An den Protesten 2011 und 2012 waren viel mehr Leute beteiligt – auch aus dem Kulturbetrieb. Die Proteste richteten sich damals gegen Wahlfälschungen und Putins dritte Amtszeit. Seitdem hat Putin so viel Mist gebaut, dass die Gründe für die „Proteste mit weißen Bändchen“ dagegen direkt lächerlich wirken. Dritte Amtszeit? Ha-ha-ha. Jetzt sitzt er lebenslänglich da oben, abgesichert durch die Verfassung. Leben wir besser? Irgendwie nicht wirklich. Niemand hofft mehr auf irgendetwas, viele legen sich nach und nach eine zweite Staatsbürgerschaft zu, die Kinder schickt man ins Ausland, aber trotzdem sitzt man still und wartet ab.
Wo ist der Rest?
Vor der Präsidentschaftswahl 2018 hatten wir eine wenn auch geringe, so doch eine Chance, die Geschichte zu verändern. Erstmals in der Geschichte Russlands gelang es einem oppositionellen Kandidaten abseits des Systems, im ganzen Land ein Netz aufzubauen und eine richtige Wahlkampagne zu starten, an der vor allem die Jugend aktiv teilnahm (worüber ich die Doku-Serie Wosrast nesoglassija gedreht habe). Aber leider hat die absolute Mehrheit der Erwachsenen diese Geschichte ausschließlich aus der Distanz verfolgt.

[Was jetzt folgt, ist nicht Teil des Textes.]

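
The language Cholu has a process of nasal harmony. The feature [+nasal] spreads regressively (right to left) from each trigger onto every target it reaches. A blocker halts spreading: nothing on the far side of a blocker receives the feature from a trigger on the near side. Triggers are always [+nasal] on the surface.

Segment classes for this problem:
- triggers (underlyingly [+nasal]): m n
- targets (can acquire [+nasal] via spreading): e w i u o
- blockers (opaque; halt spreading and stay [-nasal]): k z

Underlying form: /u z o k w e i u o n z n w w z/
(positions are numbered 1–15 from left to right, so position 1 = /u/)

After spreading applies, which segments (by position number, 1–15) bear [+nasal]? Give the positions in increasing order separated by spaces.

From /n/ at 10 leftward: 9 /o/ → [+nasal]; 8 /u/ → [+nasal]; 7 /i/ → [+nasal]; 6 /e/ → [+nasal]; 5 /w/ → [+nasal]; 4 /k/ blocks.
From /n/ at 12 leftward: 11 /z/ blocks.
Targets with no active source: positions 1 3 13 14 stay [-nasal].

5 6 7 8 9 10 12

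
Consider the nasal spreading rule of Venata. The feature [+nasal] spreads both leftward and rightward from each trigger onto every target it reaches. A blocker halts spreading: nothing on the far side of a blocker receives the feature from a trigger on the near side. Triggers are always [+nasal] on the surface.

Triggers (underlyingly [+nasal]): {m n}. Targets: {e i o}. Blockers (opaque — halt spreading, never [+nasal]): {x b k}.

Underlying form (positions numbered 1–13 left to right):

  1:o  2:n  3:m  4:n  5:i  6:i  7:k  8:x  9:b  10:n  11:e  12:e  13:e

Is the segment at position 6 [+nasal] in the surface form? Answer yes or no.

From /n/ at 2 rightward: 3 /m/ is itself a trigger — this domain ends here.
From /n/ at 2 leftward: 1 /o/ → [+nasal]; word edge.
From /m/ at 3 rightward: 4 /n/ is itself a trigger — this domain ends here.
From /m/ at 3 leftward: 2 /n/ is itself a trigger — this domain ends here.
From /n/ at 4 rightward: 5 /i/ → [+nasal]; 6 /i/ → [+nasal]; 7 /k/ blocks.
From /n/ at 4 leftward: 3 /m/ is itself a trigger — this domain ends here.
From /n/ at 10 rightward: 11 /e/ → [+nasal]; 12 /e/ → [+nasal]; 13 /e/ → [+nasal]; word edge.
From /n/ at 10 leftward: 9 /b/ blocks.
[+nasal] positions on the surface: 1 2 3 4 5 6 10 11 12 13.

yes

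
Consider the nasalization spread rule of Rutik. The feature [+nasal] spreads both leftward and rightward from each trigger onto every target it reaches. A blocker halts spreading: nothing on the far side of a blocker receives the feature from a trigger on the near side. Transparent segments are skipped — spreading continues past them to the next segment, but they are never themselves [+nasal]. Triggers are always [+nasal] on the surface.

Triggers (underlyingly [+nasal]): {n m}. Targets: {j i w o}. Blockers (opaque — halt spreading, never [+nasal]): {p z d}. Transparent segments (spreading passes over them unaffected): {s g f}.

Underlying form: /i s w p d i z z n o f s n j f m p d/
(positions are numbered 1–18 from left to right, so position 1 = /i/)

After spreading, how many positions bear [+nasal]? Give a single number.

From /n/ at 9 rightward: 10 /o/ → [+nasal]; 11 /f/ transparent; 12 /s/ transparent; 13 /n/ is itself a trigger — this domain ends here.
From /n/ at 9 leftward: 8 /z/ blocks.
From /n/ at 13 rightward: 14 /j/ → [+nasal]; 15 /f/ transparent; 16 /m/ is itself a trigger — this domain ends here.
From /n/ at 13 leftward: 12 /s/ transparent; 11 /f/ transparent; 10 /o/ → [+nasal]; 9 /n/ is itself a trigger — this domain ends here.
From /m/ at 16 rightward: 17 /p/ blocks.
From /m/ at 16 leftward: 15 /f/ transparent; 14 /j/ → [+nasal]; 13 /n/ is itself a trigger — this domain ends here.
Targets with no active source: positions 1 3 6 stay [-nasal].
[+nasal] positions on the surface: 9 10 13 14 16.

5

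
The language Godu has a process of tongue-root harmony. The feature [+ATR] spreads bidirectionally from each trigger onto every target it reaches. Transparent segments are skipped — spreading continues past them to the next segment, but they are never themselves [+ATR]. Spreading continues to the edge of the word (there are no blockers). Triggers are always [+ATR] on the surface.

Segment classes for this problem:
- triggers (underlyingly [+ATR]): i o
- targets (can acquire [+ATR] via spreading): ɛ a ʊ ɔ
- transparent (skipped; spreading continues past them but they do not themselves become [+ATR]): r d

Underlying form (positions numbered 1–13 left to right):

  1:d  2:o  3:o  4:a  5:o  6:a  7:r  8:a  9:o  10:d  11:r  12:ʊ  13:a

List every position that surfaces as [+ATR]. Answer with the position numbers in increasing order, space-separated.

2 3 4 5 6 8 9 12 13

From /o/ at 2 rightward: 3 /o/ is itself a trigger — this domain ends here.
From /o/ at 2 leftward: 1 /d/ transparent; word edge.
From /o/ at 3 rightward: 4 /a/ → [+ATR]; 5 /o/ is itself a trigger — this domain ends here.
From /o/ at 3 leftward: 2 /o/ is itself a trigger — this domain ends here.
From /o/ at 5 rightward: 6 /a/ → [+ATR]; 7 /r/ transparent; 8 /a/ → [+ATR]; 9 /o/ is itself a trigger — this domain ends here.
From /o/ at 5 leftward: 4 /a/ → [+ATR]; 3 /o/ is itself a trigger — this domain ends here.
From /o/ at 9 rightward: 10 /d/ transparent; 11 /r/ transparent; 12 /ʊ/ → [+ATR]; 13 /a/ → [+ATR]; word edge.
From /o/ at 9 leftward: 8 /a/ → [+ATR]; 7 /r/ transparent; 6 /a/ → [+ATR]; 5 /o/ is itself a trigger — this domain ends here.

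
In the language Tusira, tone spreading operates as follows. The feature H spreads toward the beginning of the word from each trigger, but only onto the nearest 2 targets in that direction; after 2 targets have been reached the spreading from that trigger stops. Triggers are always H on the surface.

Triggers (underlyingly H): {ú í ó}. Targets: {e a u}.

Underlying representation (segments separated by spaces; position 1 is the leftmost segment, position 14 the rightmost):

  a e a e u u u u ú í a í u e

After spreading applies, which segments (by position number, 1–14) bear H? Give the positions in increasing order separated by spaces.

7 8 9 10 11 12

From /ú/ at 9 leftward: 8 /u/ → H; 7 /u/ → H; bound reached.
From /í/ at 10 leftward: 9 /ú/ is itself a trigger — this domain ends here.
From /í/ at 12 leftward: 11 /a/ → H; 10 /í/ is itself a trigger — this domain ends here.
Targets with no active source: positions 1 2 3 4 5 6 13 14 stay [-high tone].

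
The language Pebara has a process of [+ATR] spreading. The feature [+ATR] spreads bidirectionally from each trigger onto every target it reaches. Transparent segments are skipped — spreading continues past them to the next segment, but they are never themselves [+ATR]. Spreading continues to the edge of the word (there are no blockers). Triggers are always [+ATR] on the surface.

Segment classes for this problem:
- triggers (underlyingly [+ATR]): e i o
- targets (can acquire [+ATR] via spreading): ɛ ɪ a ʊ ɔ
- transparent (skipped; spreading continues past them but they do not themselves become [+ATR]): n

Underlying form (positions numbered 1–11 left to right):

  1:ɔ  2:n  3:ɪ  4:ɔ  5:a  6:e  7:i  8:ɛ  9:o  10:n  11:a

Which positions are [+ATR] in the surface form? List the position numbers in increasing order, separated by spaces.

From /e/ at 6 rightward: 7 /i/ is itself a trigger — this domain ends here.
From /e/ at 6 leftward: 5 /a/ → [+ATR]; 4 /ɔ/ → [+ATR]; 3 /ɪ/ → [+ATR]; 2 /n/ transparent; 1 /ɔ/ → [+ATR]; word edge.
From /i/ at 7 rightward: 8 /ɛ/ → [+ATR]; 9 /o/ is itself a trigger — this domain ends here.
From /i/ at 7 leftward: 6 /e/ is itself a trigger — this domain ends here.
From /o/ at 9 rightward: 10 /n/ transparent; 11 /a/ → [+ATR]; word edge.
From /o/ at 9 leftward: 8 /ɛ/ → [+ATR]; 7 /i/ is itself a trigger — this domain ends here.

1 3 4 5 6 7 8 9 11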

Chancen zum Zusammenschluss gaben uns Nawalny und sein Team dann auch bei der Wahl zur Moskauer Stadtduma 2019 und erst kürzlich bei Nawalnys Rückkehr nach Russland. Da begibt sich ein Mensch freiwillig in die Höhle des Löwen – um unseretwillen und zu unserer Rettung – und wird am Flughafen von ein paar tausend Fans in Empfang genommen. Ich glaube, der Entschluss, ihn „hardcore“ einzusperren, wurde genau in diesem Moment gefasst. Am 23. Januar gingen in Moskau rund 40.000 Menschen auf die Straße. Das ist weniger als 0,3 Prozent der Bevölkerung der Hauptstadt – hochgerechnet auf das ganze Land sind es etwa 400.000. Bei so einem wahnsinns-staatsbürgerlichen Aktivitätspegel hätten sie Nawalny gleich direkt auf der Gangway des Flugzeugs erschießen können, oder auch zerstückeln, wie die Saudis es vor nicht allzu langer Zeit mit einem Oppositionellen gemacht haben. Kriminelle Macht respektiert nur Gewalt.
0,3 Prozent – ist das euer Ernst?
Niemand hofft mehr auf irgendetwas, viele legen sich nach und nach eine zweite Staatsbürgerschaft zu, die Kinder schickt man ins Ausland, aber trotzdem sitzt man still und wartet ab
Diesen Dezember sind die Proteste mit weißen Bändchen zehn Jahre her. Schon damals schrien wir „Putin ist ein Dieb!“ und „Weg mit Putin!“, wohlwissend, dass uns in den nächsten zwölf Jahren mit diesem Mann nichts Gutes bevorstand. Im darauffolgenden Jahr wurden die Proteste niedergeschlagen und die Menschen verkrochen sich in den Schlupfwinkeln ihres Privatlebens. Lang genug war der Widerstand tot, bis es Nawalny und seinem Team gelang, ihm neues Leben einzuhauchen. Putin beschloss, Nawalny und seine Anhänger zu vernichten. Die Folge ist, dass die Situation heute so aussieht: Wenn Sie Nawalny nicht unterstützen oder sich raushalten (was ein und dasselbe ist), unterstützen Sie nicht nur die Tötung eines unschuldigen Menschen und die Diskriminierung von Hunderttausenden. Sie unterstützen auch den Status quo des herrschenden Regimes. Somit unterstützen Sie Korruption, die Unabsetzbarkeit des Präsidenten, fehlende Rechtsprechung, Verarmung der Bevölkerung, politische Morde, die übelsten Regime der Welt – von Belarus bis Myanmar, Monatsgehälter von 150 bis 200 Dollar, Inflation, Braindrain, Investitionsflucht, Kapitalflucht, häusliche Gewalt, Homophobie, Verschuldung der Bevölkerung, schrumpfende demografische Entwicklung, Krieg gegen die Ukraine, internationale Isolierung, die Rehabilitierung des Stalinismus, Ramsan Kadyrows Terror, den durchgedrehten Duma-Drucker, Lüge und Hate Speech der Propaganda, Militarisierung, das stetig wachsende Budget für die heimische Polizei, die schrittweise Abschaltung des Internets, Zensur nicht nur in den Medien, sondern auch in Kultur und Wissenschaft und so weiter und so fort.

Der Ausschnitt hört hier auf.